Posts: 6,742   +5,189
Having tried to us VS Code, IMO, M$ just released it as a tease to get developers to use VS Pro. From my personal experience, there is so much configuration that needs to be done that it would have wasted probably a day of my time as a professional developer just to get up and running with VS Code.
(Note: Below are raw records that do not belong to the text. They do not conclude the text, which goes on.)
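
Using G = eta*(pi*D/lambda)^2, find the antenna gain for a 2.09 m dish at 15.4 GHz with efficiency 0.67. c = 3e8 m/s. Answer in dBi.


lambda = c/f = 3e8 / 1.54e+10 = 0.01948052 m
G = eta*(pi*D/lambda)^2 = 0.67*(pi*2.09/0.01948052)^2
G = 76114.2641 (linear)
G = 10*log10(76114.2641) = 48.8147 dBi

48.8147 dBi


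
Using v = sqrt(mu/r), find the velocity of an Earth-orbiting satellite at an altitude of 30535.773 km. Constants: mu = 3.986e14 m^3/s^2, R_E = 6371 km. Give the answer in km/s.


r = R_E + alt = 6371.0 + 30535.773 = 36906.7730 km = 3.6906773e+07 m
v = sqrt(mu/r) = sqrt(3.986e14 / 3.6906773e+07) = 3286.3636 m/s = 3.2864 km/s

3.2864 km/s


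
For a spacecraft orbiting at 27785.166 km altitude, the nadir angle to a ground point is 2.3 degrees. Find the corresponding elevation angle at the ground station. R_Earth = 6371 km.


r = R_E + alt = 34156.1660 km
Law of sines in the satellite / Earth-center / ground-point triangle:
  sin(nadir)/R_E = sin(90 + el)/r  =>  cos(el) = (r/R_E)*sin(nadir)
cos(el) = (34156.1660 / 6371.0000) * sin(2.3 deg) = 0.2151543
el = arccos(0.2151543) = 77.5754 deg
(Earth-central angle = 90 - nadir - el = 10.1246 deg)

77.5754 degrees


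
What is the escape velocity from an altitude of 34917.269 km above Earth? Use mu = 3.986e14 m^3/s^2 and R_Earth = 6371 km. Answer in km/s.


r = 6371.0 + 34917.269 = 41288.2690 km = 4.1288269e+07 m
v_esc = sqrt(2*mu/r) = sqrt(2*3.986e14 / 4.1288269e+07)
v_esc = 4394.1038 m/s = 4.3941 km/s

4.3941 km/s


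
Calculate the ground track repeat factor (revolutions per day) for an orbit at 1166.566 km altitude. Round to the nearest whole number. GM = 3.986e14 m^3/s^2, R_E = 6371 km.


r = 7.537566e+06 m
T = 2*pi*sqrt(r^3/mu) = 6512.6526 s = 108.5442 min
revs/day = 1440 / 108.5442 = 13.2665
Rounded: 13 revolutions per day

13 revolutions per day


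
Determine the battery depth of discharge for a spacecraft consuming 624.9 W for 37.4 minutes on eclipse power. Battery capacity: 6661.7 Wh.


E_used = P * t / 60 = 624.9 * 37.4 / 60 = 389.5210 Wh
DOD = E_used / E_total * 100 = 389.5210 / 6661.7 * 100
DOD = 5.8472 %

5.8472 %


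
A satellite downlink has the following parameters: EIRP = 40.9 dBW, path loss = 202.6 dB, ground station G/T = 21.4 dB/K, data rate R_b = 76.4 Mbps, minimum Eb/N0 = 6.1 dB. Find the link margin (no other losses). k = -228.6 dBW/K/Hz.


C/N0 = EIRP - FSPL + G/T - k = 40.9 - 202.6 + 21.4 - (-228.6)
C/N0 = 88.3000 dB-Hz
R_b = 76.4 Mbps = 7.64e+07 bps -> 10*log10(R_b) = 78.8309 dB-Hz
Eb/N0 = C/N0 - 10*log10(R_b) = 88.3000 - 78.8309 = 9.4691 dB
Margin = Eb/N0 - Eb/N0_req = 9.4691 - 6.1 = 3.3691 dB (link closes)

3.3691 dB


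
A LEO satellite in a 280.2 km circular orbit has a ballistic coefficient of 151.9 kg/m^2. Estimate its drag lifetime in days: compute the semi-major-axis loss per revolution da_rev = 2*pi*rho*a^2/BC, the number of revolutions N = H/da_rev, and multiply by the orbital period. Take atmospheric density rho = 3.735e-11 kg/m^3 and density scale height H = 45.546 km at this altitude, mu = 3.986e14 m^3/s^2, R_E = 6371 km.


a = R_E + alt = 6651.2000 km = 6.6512e+06 m
da_rev = 2*pi*rho*a^2/BC = 2*pi*3.735e-11*(6.6512e+06)^2/151.9 = 68.345939 m per revolution
N = H/da_rev = 45546.0000 m / 68.345939 m = 666.4039 revolutions
P = 2*pi*sqrt(a^3/mu) = 5398.3524 s
lifetime = N*P = 666.4039 * 5398.3524 = 3.5974831e+06 s = 41.6375 days

41.6375 days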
With VS Pro, it is basically install and you're ready-to-go.

I was hoping to get around a limitation of VS Pro in that I wanted to run XSL in debug with something other than M$ default XSL engine which only supports XSL 1.0 instead of 3.0. But, NO, M$ seems to be pushing C# or something else instead - even though, IMO, XSL can be substantially easier to implement and maintain.

IMO, VS Code is a joke.
 

Dimitriid

Posts: 1,334   +2,608
Took a look as I'd like a quicker way to do T-SQL instead of having to just open SSMS but the official (And most of the third party) T-SQL plugins seem to be available only for the client and not the web version.
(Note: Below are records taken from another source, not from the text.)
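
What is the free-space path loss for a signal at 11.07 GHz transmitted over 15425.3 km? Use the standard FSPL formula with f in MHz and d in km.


f = 11.07 GHz = 11070.0000 MHz
d = 15425.3 km
FSPL = 32.44 + 20*log10(11070.0000) + 20*log10(15425.3)
FSPL = 32.44 + 80.8830 + 83.7647
FSPL = 197.0876 dB

197.0876 dB


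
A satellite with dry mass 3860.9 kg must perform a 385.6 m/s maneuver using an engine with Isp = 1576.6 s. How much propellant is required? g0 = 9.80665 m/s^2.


ve = Isp * g0 = 1576.6 * 9.80665 = 15461.164390 m/s
mass ratio = exp(dv/ve) = exp(385.6/15461.164390) = 1.02525351
m_prop = m_dry * (mr - 1) = 3860.9 * (1.02525351 - 1)
m_prop = 97.5013 kg

97.5013 kg


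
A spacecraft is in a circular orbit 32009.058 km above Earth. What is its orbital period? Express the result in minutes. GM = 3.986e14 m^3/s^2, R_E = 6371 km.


r = 38380.0580 km = 3.8380058e+07 m
T = 2*pi*sqrt(r^3/mu) = 2*pi*sqrt(5.6534933e+22 / 3.986e14)
T = 74828.9517 s = 1247.1492 min

1247.1492 minutes


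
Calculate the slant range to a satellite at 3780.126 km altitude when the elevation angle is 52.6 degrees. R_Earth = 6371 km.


h = 3780.126 km, el = 52.6 deg
d = -R_E*sin(el) + sqrt((R_E*sin(el))^2 + 2*R_E*h + h^2)
d = -6371.0000*sin(0.9180432) + sqrt((6371.0000*0.7944146)^2 + 2*6371.0000*3780.126 + 3780.126^2)
d = 4323.4326 km

4323.4326 km


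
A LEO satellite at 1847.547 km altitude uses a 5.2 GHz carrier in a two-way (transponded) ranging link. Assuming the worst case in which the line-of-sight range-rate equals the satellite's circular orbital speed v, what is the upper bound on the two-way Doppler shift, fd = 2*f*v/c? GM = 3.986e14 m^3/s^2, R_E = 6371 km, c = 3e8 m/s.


r = 8.218547e+06 m
v = sqrt(mu/r) = 6964.1982 m/s (worst-case radial velocity)
f = 5.2 GHz = 5.2e+09 Hz
fd = 2*f*v/c = 2*5.2e+09*6964.1982/3.0e+08
fd = 241425.5393 Hz

241425.5393 Hz


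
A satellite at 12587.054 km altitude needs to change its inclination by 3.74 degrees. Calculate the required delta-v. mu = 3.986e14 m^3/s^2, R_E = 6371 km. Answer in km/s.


r = 18958.0540 km = 1.8958054e+07 m
V = sqrt(mu/r) = 4585.3424 m/s
di = 3.74 deg = 0.06527531 rad
dV = 2*V*sin(di/2) = 2*4585.3424*sin(0.03263766)
dV = 299.2565 m/s = 0.2992565 km/s

0.2993 km/s


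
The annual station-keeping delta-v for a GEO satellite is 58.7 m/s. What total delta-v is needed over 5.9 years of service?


dV = rate * years = 58.7 * 5.9
dV = 346.3300 m/s

346.3300 m/s


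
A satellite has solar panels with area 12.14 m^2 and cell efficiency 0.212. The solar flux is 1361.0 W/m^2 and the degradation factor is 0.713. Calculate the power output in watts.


P = area * eta * S * degradation
P = 12.14 * 0.212 * 1361.0 * 0.713
P = 2497.4811 W

2497.4811 W


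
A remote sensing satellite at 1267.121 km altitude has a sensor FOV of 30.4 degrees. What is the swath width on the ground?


FOV = 30.4 deg = 0.5305801 rad
swath = 2 * alt * tan(FOV/2) = 2 * 1267.121 * tan(0.26529)
swath = 2 * 1267.121 * 0.271694
swath = 688.5383 km

688.5383 km


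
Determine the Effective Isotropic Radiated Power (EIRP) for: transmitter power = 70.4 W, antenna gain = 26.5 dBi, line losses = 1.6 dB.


Pt = 70.4 W = 18.4757 dBW
EIRP = Pt_dBW + Gt - losses = 18.4757 + 26.5 - 1.6 = 43.3757 dBW

43.3757 dBW


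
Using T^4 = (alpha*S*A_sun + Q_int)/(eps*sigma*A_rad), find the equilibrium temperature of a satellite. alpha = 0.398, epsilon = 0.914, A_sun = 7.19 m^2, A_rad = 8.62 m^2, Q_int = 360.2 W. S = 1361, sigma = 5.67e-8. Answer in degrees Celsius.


Numerator = alpha*S*A_sun + Q_int = 0.398*1361*7.19 + 360.2 = 4254.8648 W
Denominator = eps*sigma*A_rad = 0.914*5.67e-8*8.62 = 4.4672116e-07 W/K^4
T^4 = 9.5246548e+09 K^4
T = 312.4009 K = 39.2509 C

39.2509 degrees Celsius


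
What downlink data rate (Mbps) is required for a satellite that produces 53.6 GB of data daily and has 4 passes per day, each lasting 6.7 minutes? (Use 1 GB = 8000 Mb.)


total contact time = 4 * 6.7 * 60 = 1608.0000 s
data = 53.6 GB = 428800.0000 Mb
rate = 428800.0000 / 1608.0000 = 266.6667 Mbps

266.6667 Mbps


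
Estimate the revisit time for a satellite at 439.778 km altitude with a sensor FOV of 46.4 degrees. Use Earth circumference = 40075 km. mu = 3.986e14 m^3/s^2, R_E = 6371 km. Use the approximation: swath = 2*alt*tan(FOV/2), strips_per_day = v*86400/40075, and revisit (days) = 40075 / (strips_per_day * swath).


swath = 2*439.778*tan(0.4049164) = 376.9782 km
v = sqrt(mu/r) = 7650.1559 m/s = 7.6502 km/s
strips/day = v*86400/40075 = 7.6502*86400/40075 = 16.4934
coverage/day = strips * swath = 16.4934 * 376.9782 = 6217.6563 km
revisit = 40075 / 6217.6563 = 6.4454 days

6.4454 days


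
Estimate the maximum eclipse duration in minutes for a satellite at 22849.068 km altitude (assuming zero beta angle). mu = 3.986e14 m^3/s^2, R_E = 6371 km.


r = 29220.0680 km
T = 828.4796 min
Eclipse fraction = arcsin(R_E/r)/pi = arcsin(6371.0000/29220.0680)/pi
= arcsin(0.2180351)/pi = 0.06996472
Eclipse duration = 0.06996472 * 828.4796 = 57.9643 min

57.9643 minutes


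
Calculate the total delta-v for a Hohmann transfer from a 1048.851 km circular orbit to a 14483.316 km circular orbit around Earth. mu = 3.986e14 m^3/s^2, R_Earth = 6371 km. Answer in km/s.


r1 = 7419.8510 km = 7.419851e+06 m
r2 = 20854.3160 km = 2.0854316e+07 m
dv1 = sqrt(mu/r1)*(sqrt(2*r2/(r1+r2)) - 1) = 1572.5869 m/s
dv2 = sqrt(mu/r2)*(1 - sqrt(2*r1/(r1+r2))) = 1204.6107 m/s
total dv = |dv1| + |dv2| = 1572.5869 + 1204.6107 = 2777.1977 m/s = 2.7772 km/s

2.7772 km/s


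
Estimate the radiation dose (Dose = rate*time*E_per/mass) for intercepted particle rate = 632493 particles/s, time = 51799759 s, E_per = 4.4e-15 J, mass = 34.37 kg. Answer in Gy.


Total energy deposited = rate * time * E_per
  = 632493 * 51799759 * 4.4e-15 = 0.1441571 J
Dose = E_total / mass = 0.1441571 / 34.37
Dose = 0.004194272 Gy

0.0042 Gy


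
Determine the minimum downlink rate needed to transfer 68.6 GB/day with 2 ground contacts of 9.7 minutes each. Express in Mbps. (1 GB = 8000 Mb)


total contact time = 2 * 9.7 * 60 = 1164.0000 s
data = 68.6 GB = 548800.0000 Mb
rate = 548800.0000 / 1164.0000 = 471.4777 Mbps

471.4777 Mbps


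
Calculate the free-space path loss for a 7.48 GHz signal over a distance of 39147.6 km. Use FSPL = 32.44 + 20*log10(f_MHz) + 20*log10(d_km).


f = 7.48 GHz = 7480.0000 MHz
d = 39147.6 km
FSPL = 32.44 + 20*log10(7480.0000) + 20*log10(39147.6)
FSPL = 32.44 + 77.4780 + 91.8541
FSPL = 201.7721 dB

201.7721 dB


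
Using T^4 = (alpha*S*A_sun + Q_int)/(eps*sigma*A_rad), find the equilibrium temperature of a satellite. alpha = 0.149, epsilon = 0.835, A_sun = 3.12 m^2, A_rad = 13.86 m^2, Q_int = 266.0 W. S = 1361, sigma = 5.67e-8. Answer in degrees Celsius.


Numerator = alpha*S*A_sun + Q_int = 0.149*1361*3.12 + 266.0 = 898.7017 W
Denominator = eps*sigma*A_rad = 0.835*5.67e-8*13.86 = 6.5619477e-07 W/K^4
T^4 = 1.3695654e+09 K^4
T = 192.3737 K = -80.7763 C

-80.7763 degrees Celsius


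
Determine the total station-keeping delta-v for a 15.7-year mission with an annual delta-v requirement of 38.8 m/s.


dV = rate * years = 38.8 * 15.7
dV = 609.1600 m/s

609.1600 m/s


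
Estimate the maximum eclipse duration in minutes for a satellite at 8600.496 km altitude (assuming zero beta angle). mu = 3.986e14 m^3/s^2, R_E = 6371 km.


r = 14971.4960 km
T = 303.8490 min
Eclipse fraction = arcsin(R_E/r)/pi = arcsin(6371.0000/14971.4960)/pi
= arcsin(0.425542)/pi = 0.1399165
Eclipse duration = 0.1399165 * 303.8490 = 42.5135 min

42.5135 minutes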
Still I'll try the exe version for now to see if I like it and if they actually give more plugins support for web based in the near future.

EDIT: I have to agree with @wiyosaya above so far: Even a simple connection to a bog standard, Microsoft SQL server using AD authentication cannot be done without me having to figure out why it just errors out: Microsoft's sh!t doesn't even work with other Microsoft sh!t using Microsoft sh!t to authenticate.